Le gouvernement allemand a déjà souligné être étranger à ces annulations en série, qui relèvent de la compétence des seules municipalités. Mais pour Ankara, Berlin mène campagne contre Erdogan.
«A l'adresse de notre partenaire turc, soyons critiques là où cela est nécessaire mais ne perdons pas de vue la signification de notre partenariat [...] gardons la tête froide», a lancé devant la presse Steffen Seibert, porte-parole de la chancelière Angela Merkel. Il a également qualifié «d'absurdes et déplacées» les accusations de Recep Tayyip Erdogan qualifiant de «pratiques nazies» les interdictions de meetings électoraux en faveur du «oui» à l'extension des pouvoirs du président.

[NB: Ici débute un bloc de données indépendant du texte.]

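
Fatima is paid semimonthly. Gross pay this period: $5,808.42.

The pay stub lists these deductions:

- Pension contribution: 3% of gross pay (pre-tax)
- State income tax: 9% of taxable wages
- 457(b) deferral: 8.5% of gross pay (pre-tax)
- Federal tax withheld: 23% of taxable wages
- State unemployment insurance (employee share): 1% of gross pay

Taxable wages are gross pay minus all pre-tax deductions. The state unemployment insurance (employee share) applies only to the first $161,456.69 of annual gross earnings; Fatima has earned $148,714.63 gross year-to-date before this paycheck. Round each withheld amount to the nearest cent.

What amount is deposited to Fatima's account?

Pension contribution: $5,808.42 × 0.03 = $174.25
457(b) deferral: $5,808.42 × 0.085 = $493.72
Pre-tax total = $174.25 + $493.72 = $667.97
Taxable wages = $5,808.42 − $667.97 = $5,140.45
Federal tax withheld: $5,140.45 × 0.23 = $1,182.30
State income tax: $5,140.45 × 0.09 = $462.64
State unemployment insurance (employee share): cap not yet reached, full $5,808.42 is subject → $5,808.42 × 0.01 = $58.08
Total deductions = $174.25 + $493.72 + $1,182.30 + $462.64 + $58.08 = $2,370.99
Net pay = $5,808.42 − $2,370.99 = $3,437.43

$3,437.43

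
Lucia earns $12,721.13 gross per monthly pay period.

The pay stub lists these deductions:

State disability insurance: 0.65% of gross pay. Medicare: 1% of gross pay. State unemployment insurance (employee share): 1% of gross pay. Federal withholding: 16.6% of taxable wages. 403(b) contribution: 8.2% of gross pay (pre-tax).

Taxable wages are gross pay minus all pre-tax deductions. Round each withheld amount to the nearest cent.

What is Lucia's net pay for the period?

$9,402.34

403(b) contribution: $12,721.13 × 0.082 = $1,043.13
Taxable wages = $12,721.13 − $1,043.13 = $11,678.00
Federal withholding: $11,678.00 × 0.166 = $1,938.55
Medicare: $12,721.13 × 0.01 = $127.21
State disability insurance: $12,721.13 × 0.0065 = $82.69
State unemployment insurance (employee share): $12,721.13 × 0.01 = $127.21
Total deductions = $1,043.13 + $1,938.55 + $127.21 + $82.69 + $127.21 = $3,318.79
Net pay = $12,721.13 − $3,318.79 = $9,402.34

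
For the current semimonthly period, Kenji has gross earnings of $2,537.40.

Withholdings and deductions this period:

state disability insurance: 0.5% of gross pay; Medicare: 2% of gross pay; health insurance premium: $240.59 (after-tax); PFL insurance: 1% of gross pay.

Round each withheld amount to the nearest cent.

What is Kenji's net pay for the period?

$2,208.00

PFL insurance: $2,537.40 × 0.01 = $25.37
State disability insurance: $2,537.40 × 0.005 = $12.69
Medicare: $2,537.40 × 0.02 = $50.75
Health insurance premium: $240.59
Total deductions = $25.37 + $12.69 + $50.75 + $240.59 = $329.40
Net pay = $2,537.40 − $329.40 = $2,208.00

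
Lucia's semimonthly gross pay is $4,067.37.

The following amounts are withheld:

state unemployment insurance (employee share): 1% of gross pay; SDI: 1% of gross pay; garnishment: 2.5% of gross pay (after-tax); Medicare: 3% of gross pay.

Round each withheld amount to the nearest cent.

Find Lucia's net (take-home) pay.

$3,762.33

Medicare: $4,067.37 × 0.03 = $122.02
State unemployment insurance (employee share): $4,067.37 × 0.01 = $40.67
SDI: $4,067.37 × 0.01 = $40.67
Garnishment: $4,067.37 × 0.025 = $101.68
Total deductions = $122.02 + $40.67 + $40.67 + $101.68 = $305.04
Net pay = $4,067.37 − $305.04 = $3,762.33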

Une source gouvernementale turque a indiqué à l'AFP que le ministre turc des Affaires étrangères et son homologue allemand Sigmar Gabriel s'étaient entretenus au téléphone dans la soirée du 6 mars, sans donner plus de détails sur la teneur de cet appel.
Craintes allemandes
Recep Tayyip Erdogan s'est dit prêt à faire campagne en Allemagne, assurant que si les autorités l'en empêchaient, il mettrait «le monde sens dessus dessous».

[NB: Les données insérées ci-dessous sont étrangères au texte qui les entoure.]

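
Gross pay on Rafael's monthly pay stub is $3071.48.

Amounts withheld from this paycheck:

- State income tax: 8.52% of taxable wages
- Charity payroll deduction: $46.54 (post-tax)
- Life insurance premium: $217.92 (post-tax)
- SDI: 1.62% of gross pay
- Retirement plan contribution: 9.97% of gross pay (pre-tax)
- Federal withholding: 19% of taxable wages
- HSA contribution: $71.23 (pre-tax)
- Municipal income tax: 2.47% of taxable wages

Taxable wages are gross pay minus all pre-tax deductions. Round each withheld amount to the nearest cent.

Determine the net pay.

HSA contribution: $71.23
Retirement plan contribution: $3071.48 × 0.0997 = $306.23
Pre-tax total = $71.23 + $306.23 = $377.46
Taxable wages = $3071.48 − $377.46 = $2694.02
State income tax: $2694.02 × 0.0852 = $229.53
Municipal income tax: $2694.02 × 0.0247 = $66.54
Federal withholding: $2694.02 × 0.19 = $511.86
SDI: $3071.48 × 0.0162 = $49.76
Charity payroll deduction: $46.54
Life insurance premium: $217.92
Total deductions = $71.23 + $306.23 + $229.53 + $66.54 + $511.86 + $49.76 + $46.54 + $217.92 = $1499.61
Net pay = $3071.48 − $1499.61 = $1571.87

$1571.87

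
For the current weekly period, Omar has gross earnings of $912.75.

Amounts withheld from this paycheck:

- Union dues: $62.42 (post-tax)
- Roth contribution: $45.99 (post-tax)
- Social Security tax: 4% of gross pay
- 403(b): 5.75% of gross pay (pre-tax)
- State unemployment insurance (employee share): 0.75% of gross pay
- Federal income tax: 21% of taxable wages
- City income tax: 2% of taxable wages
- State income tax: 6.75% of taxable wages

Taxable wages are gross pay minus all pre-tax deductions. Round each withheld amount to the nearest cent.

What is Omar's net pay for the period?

$452.56

403(b): $912.75 × 0.0575 = $52.48
Taxable wages = $912.75 − $52.48 = $860.27
City income tax: $860.27 × 0.02 = $17.21
State income tax: $860.27 × 0.0675 = $58.07
Federal income tax: $860.27 × 0.21 = $180.66
Social Security tax: $912.75 × 0.04 = $36.51
State unemployment insurance (employee share): $912.75 × 0.0075 = $6.85
Union dues: $62.42
Roth contribution: $45.99
Total deductions = $52.48 + $17.21 + $58.07 + $180.66 + $36.51 + $6.85 + $62.42 + $45.99 = $460.19
Net pay = $912.75 − $460.19 = $452.56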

Cette déclaration a de quoi inquiéter Berlin, qui abrite la plus grande diaspora turque au monde, avec environ trois millions de citoyens conservant souvent un lien fort avec leur pays d'origine.
Le gouvernement Merkel a déjà appelé ces derniers mois cette communauté à ne pas importer les différents conflits qui agitent la Turquie, entre partisans et détracteurs de Recep Tayyip Erdogan d'une part, et Turcs et Kurdes d'autre part.
Pour les forces politiques turques, cette diaspora s'avère particulièrement importante car elle représente un réservoir de voix non négligeable. Et ce d'autant que les 1,4 million d'électeurs turcs vivant en Allemagne sont en majorité pro-Erdogan.
«Le résultat du référendum demeure incertain et le gouvernement tente de saisir toute opportunité pour obtenir un avantage politique», relève Sinan Ulgen, président du Center for Economics and Foreign Policy (Edam) basé à Istanbul. Selon lui, l'essentiel de la classe politique, opposition comprise, est d'ailleurs critique des récentes interdictions de manifestations politiques en Allemagne.
Ce dossier est loin d'être la seule source de tensions entre Ankara et Berlin. L'Allemagne a aussi dénoncé avec virulence l'incarcération, la semaine dernière, du correspondant germano-turc du quotidien Die Welt, Deniz Yücel, accusé de «propagande terroriste».
Ankara reproche de son côté à l'Allemagne d'héberger des «terroristes», qu'il s'agisse de sympathisants du Parti des Travailleurs du Kurdistan (PKK), classé organisation «terroriste» par Ankara, Bruxelles et Washington, ou de putschistes présumés.
Berlin a enregistré ces derniers mois des milliers de demandes d'asile de ressortissants turcs, notamment de dizaines de diplomates et militaires.
La Turquie reste un partenaire incontournable de l'Allemagne, le rôle d'Ankara étant crucial, selon elle, pour ralentir l'afflux de réfugiés en Europe.